As the story goes, Montalvo and his cousin, who goes by Static, joined a crew in Kissimmee, Florida, at a time when breakdancing was big in the state. “I would sneak out of my house to go to different events around Florida, sometimes out of state, and [my father] would let me get away with that because I was doing something positive,” Montalvo remembers. “My dad was always on the sidelines. He supported me 100 percent. He tells me all the time, ‘I’m living my dreams through you.’ ”

The Olympics is an event in which tradition meets innovation, and according to Montalvo, that’s exactly what sets him apart from the competition. “I love keeping the tradition of breaking alive,” he says. “Your body is the instrument, and you’re bringing that instrument out.” He adds, “I love seeing people’s faces after they watch me dance. Like, God, this is so incredible.

Speaking to Montalvo, you can tell that standing still is a burden. It’s easier for him to spin—to point his feet to the sky, stopping only to taunt his opponents with picture-perfect freezes. At the moment, he’s all smiles. More often, he’s smirking. “I understand the formula now,” Montalvo says of the road ahead. “Beat the system.”

Photographs By Laurel Golio


Three classics of the genre to watch before the sport’s Olympic throw-down.

Style Wars (1983)


Style Wars is a graffiti documentary, but it’s really dope because it talks about the culture of breaking and just hip-hop in general.”

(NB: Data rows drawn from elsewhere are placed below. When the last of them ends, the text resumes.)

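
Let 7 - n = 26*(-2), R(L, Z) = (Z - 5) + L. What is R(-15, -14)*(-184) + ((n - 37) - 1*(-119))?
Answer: 6397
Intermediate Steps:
R(L, Z) = -5 + L + Z (R(L, Z) = (-5 + Z) + L = -5 + L + Z)
n = 59 (n = 7 - 26*(-2) = 7 - 1*(-52) = 7 + 52 = 59)
R(-15, -14)*(-184) + ((n - 37) - 1*(-119)) = (-5 - 15 - 14)*(-184) + ((59 - 37) - 1*(-119)) = -34*(-184) + (22 + 119) = 6256 + 141 = 6397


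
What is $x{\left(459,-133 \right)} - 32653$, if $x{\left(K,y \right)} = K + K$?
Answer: $-31735$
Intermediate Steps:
$x{\left(K,y \right)} = 2 K$
$x{\left(459,-133 \right)} - 32653 = 2 \cdot 459 - 32653 = 918 - 32653 = -31735$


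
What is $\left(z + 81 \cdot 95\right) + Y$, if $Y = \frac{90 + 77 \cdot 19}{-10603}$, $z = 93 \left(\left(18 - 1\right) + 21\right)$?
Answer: $\frac{119059534}{10603} \approx 11229.0$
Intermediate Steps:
$z = 3534$ ($z = 93 \left(17 + 21\right) = 93 \cdot 38 = 3534$)
$Y = - \frac{1553}{10603}$ ($Y = \left(90 + 1463\right) \left(- \frac{1}{10603}\right) = 1553 \left(- \frac{1}{10603}\right) = - \frac{1553}{10603} \approx -0.14647$)
$\left(z + 81 \cdot 95\right) + Y = \left(3534 + 81 \cdot 95\right) - \frac{1553}{10603} = \left(3534 + 7695\right) - \frac{1553}{10603} = 11229 - \frac{1553}{10603} = \frac{119059534}{10603}$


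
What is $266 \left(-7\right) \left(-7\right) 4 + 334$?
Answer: $52470$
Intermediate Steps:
$266 \left(-7\right) \left(-7\right) 4 + 334 = 266 \cdot 49 \cdot 4 + 334 = 266 \cdot 196 + 334 = 52136 + 334 = 52470$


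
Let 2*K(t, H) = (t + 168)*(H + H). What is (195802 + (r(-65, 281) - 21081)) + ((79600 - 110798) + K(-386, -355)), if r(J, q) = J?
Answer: 220848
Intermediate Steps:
K(t, H) = H*(168 + t) (K(t, H) = ((t + 168)*(H + H))/2 = ((168 + t)*(2*H))/2 = (2*H*(168 + t))/2 = H*(168 + t))
(195802 + (r(-65, 281) - 21081)) + ((79600 - 110798) + K(-386, -355)) = (195802 + (-65 - 21081)) + ((79600 - 110798) - 355*(168 - 386)) = (195802 - 21146) + (-31198 - 355*(-218)) = 174656 + (-31198 + 77390) = 174656 + 46192 = 220848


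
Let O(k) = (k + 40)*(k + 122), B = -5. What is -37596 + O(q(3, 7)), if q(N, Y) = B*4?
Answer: -35556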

The Freshest Kids: A History of the B-Boy (2002)


The Freshest Kids is a documentary about the origins of breaking and what it means to be a breaker. Hopefully, after the Olympics, they’ll have a little breaking documentary. We need a new one for this day and age.”

Wild Style (1983)


That’s a movie,” Montalvo says about the hip-hop film starring the famous Rock Steady Crew. “Watch that one.”